If the problem is "too many guns," the solution presumably involves reducing the number of guns. Mass confiscation of firearms would require more than "national will." It would require ignoring the Constitution, including not just the Second Amendment but also the Fourth and the Fifth. Perhaps that is why the Times does not spell out the logical implications of its argument.

There are similar problems with making guns less "easily available." ABC News reports that Vester Lee Flanagan II, the man who murdered WDBJ reporter Alison Parker and cameraman Adam Ward on live TV, legally bought the Glock pistol he used at a Virginia gun store. "Despite Flanagan's workplace struggles and his employers' suggestion that he seek medical attention," ABC says, alluding to an employee assistance program referral, "he did not fail any of the benchmarks for purchasing a handgun." He had "no known criminal record," and he apparently was never committed to a mental hospital. An obvious response, recommended by Parker's grieving father, is to expand the criteria for stripping people of their Second Amendment rights. "I'm not going to let this issue drop," Andy Parker said during a Fox News interview last night. "We've got to do something about crazy people getting guns."

The problem is that, once you expand the definition of "crazy people" beyond the current standard of forcible psychiatric treatment, it's not clear where you stop. People who knew Flanagan during his stint at WDBJ, where he worked under the professional name Bryce Williams, described him as "unhappy," touchy, "volatile," paranoid, perenially disgruntled, and "difficult to work with." In retrospect, those traits look like clear warning signs, and they are in fact common among mass shooters. But they are also common, period, and people who exhibit them rarely become murderers.

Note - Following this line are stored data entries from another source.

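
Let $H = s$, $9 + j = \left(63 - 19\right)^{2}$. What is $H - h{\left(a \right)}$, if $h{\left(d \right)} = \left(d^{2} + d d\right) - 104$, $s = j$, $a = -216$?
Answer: $-91281$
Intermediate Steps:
$j = 1927$ ($j = -9 + \left(63 - 19\right)^{2} = -9 + 44^{2} = -9 + 1936 = 1927$)
$s = 1927$
$h{\left(d \right)} = -104 + 2 d^{2}$ ($h{\left(d \right)} = \left(d^{2} + d^{2}\right) - 104 = 2 d^{2} - 104 = -104 + 2 d^{2}$)
$H = 1927$
$H - h{\left(a \right)} = 1927 - \left(-104 + 2 \left(-216\right)^{2}\right) = 1927 - \left(-104 + 2 \cdot 46656\right) = 1927 - \left(-104 + 93312\right) = 1927 - 93208 = -91281$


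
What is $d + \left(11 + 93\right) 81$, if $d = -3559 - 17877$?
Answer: $-13012$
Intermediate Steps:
$d = -21436$ ($d = -3559 - 17877 = -21436$)
$d + \left(11 + 93\right) 81 = -21436 + \left(11 + 93\right) 81 = -21436 + 104 \cdot 81 = -21436 + 8424 = -13012$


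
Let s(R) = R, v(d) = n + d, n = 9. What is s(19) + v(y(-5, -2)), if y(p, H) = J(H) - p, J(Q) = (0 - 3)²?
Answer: 42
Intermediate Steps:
J(Q) = 9 (J(Q) = (-3)² = 9)
y(p, H) = 9 - p
v(d) = 9 + d
s(19) + v(y(-5, -2)) = 19 + (9 + (9 - 1*(-5))) = 19 + (9 + (9 + 5)) = 19 + (9 + 14) = 19 + 23 = 42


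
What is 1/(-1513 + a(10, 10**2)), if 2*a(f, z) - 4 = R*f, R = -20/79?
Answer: -79/119469 ≈ -0.00066126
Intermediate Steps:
R = -20/79 (R = -20*1/79 = -20/79 ≈ -0.25316)
a(f, z) = 2 - 10*f/79 (a(f, z) = 2 + (-20*f/79)/2 = 2 - 10*f/79)
1/(-1513 + a(10, 10**2)) = 1/(-1513 + (2 - 10/79*10)) = 1/(-1513 + (2 - 100/79)) = 1/(-1513 + 58/79) = 1/(-119469/79) = -79/119469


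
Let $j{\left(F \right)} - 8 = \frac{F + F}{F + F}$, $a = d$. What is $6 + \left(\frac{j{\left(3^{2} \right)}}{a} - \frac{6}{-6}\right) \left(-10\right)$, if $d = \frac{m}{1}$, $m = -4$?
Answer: $\frac{37}{2} \approx 18.5$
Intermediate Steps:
$d = -4$ ($d = - \frac{4}{1} = \left(-4\right) 1 = -4$)
$a = -4$
$j{\left(F \right)} = 9$ ($j{\left(F \right)} = 8 + \frac{F + F}{F + F} = 8 + \frac{2 F}{2 F} = 8 + 2 F \frac{1}{2 F} = 8 + 1 = 9$)
$6 + \left(\frac{j{\left(3^{2} \right)}}{a} - \frac{6}{-6}\right) \left(-10\right) = 6 + \left(\frac{9}{-4} - \frac{6}{-6}\right) \left(-10\right) = 6 + \left(9 \left(- \frac{1}{4}\right) - -1\right) \left(-10\right) = 6 + \left(- \frac{9}{4} + 1\right) \left(-10\right) = 6 - - \frac{25}{2} = 6 + \frac{25}{2} = \frac{37}{2}$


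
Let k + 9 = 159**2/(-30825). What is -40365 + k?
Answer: -138283759/3425 ≈ -40375.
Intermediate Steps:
k = -33634/3425 (k = -9 + 159**2/(-30825) = -9 + 25281*(-1/30825) = -9 - 2809/3425 = -33634/3425 ≈ -9.8201)
-40365 + k = -40365 - 33634/3425 = -138283759/3425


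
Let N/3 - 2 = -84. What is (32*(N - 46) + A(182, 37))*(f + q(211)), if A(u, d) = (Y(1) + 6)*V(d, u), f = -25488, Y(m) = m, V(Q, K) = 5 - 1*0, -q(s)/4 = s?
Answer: 245124588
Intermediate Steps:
N = -246 (N = 6 + 3*(-84) = 6 - 252 = -246)
q(s) = -4*s
V(Q, K) = 5 (V(Q, K) = 5 + 0 = 5)
A(u, d) = 35 (A(u, d) = (1 + 6)*5 = 7*5 = 35)
(32*(N - 46) + A(182, 37))*(f + q(211)) = (32*(-246 - 46) + 35)*(-25488 - 4*211) = (32*(-292) + 35)*(-25488 - 844) = (-9344 + 35)*(-26332) = -9309*(-26332) = 245124588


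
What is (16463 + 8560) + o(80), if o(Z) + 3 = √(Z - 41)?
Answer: 25020 + √39 ≈ 25026.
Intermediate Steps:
o(Z) = -3 + √(-41 + Z) (o(Z) = -3 + √(Z - 41) = -3 + √(-41 + Z))
(16463 + 8560) + o(80) = (16463 + 8560) + (-3 + √(-41 + 80)) = 25023 + (-3 + √39) = 25020 + √39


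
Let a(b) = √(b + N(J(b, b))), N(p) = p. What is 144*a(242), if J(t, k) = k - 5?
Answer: 144*√479 ≈ 3151.6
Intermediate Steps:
J(t, k) = -5 + k
a(b) = √(-5 + 2*b) (a(b) = √(b + (-5 + b)) = √(-5 + 2*b))
144*a(242) = 144*√(-5 + 2*242) = 144*√(-5 + 484) = 144*√479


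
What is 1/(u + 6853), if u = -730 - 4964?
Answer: 1/1159 ≈ 0.00086281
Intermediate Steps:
u = -5694
1/(u + 6853) = 1/(-5694 + 6853) = 1/1159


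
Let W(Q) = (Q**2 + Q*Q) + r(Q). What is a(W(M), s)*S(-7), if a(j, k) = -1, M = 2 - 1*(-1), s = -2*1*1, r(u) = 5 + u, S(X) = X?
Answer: 7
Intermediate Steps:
s = -2 (s = -2*1 = -2)
M = 3 (M = 2 + 1 = 3)
W(Q) = 5 + Q + 2*Q**2 (W(Q) = (Q**2 + Q*Q) + (5 + Q) = (Q**2 + Q**2) + (5 + Q) = 2*Q**2 + (5 + Q) = 5 + Q + 2*Q**2)
a(W(M), s)*S(-7) = -1*(-7) = 7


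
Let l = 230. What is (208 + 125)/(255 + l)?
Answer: 333/485 ≈ 0.68660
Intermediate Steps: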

"We can point to all the warning signs we missed," Northeastern University criminologist James Alan Fox, an expert on mass murder, told the Associated Press last year. "But they're yellow flags. They're not red flags until blood is spilled." Any law that tried to disarm people like Flanagan would inevitably disarm many innocent, harmless people.

What would the new criteria look like? Should everyone who is fired because he has trouble getting along with his coworkers lose his Second Amendment rights? What about people with a short fuse, people whose employers refer them for counseling, or people who make dubious allegations of racism or homophobia? Perhaps the net should be cast even wider, to cover anyone who has ever qualified for a psychiatric diagnosis (something like half the population, according to one estimate). When you think about the details, "stronger mental health screenings for prospective gun owners," as ABC describes Andy Parker's proposal, begin to look a lot like the mass disarmament that The New York Times would like to see. Neither is feasible or desirable.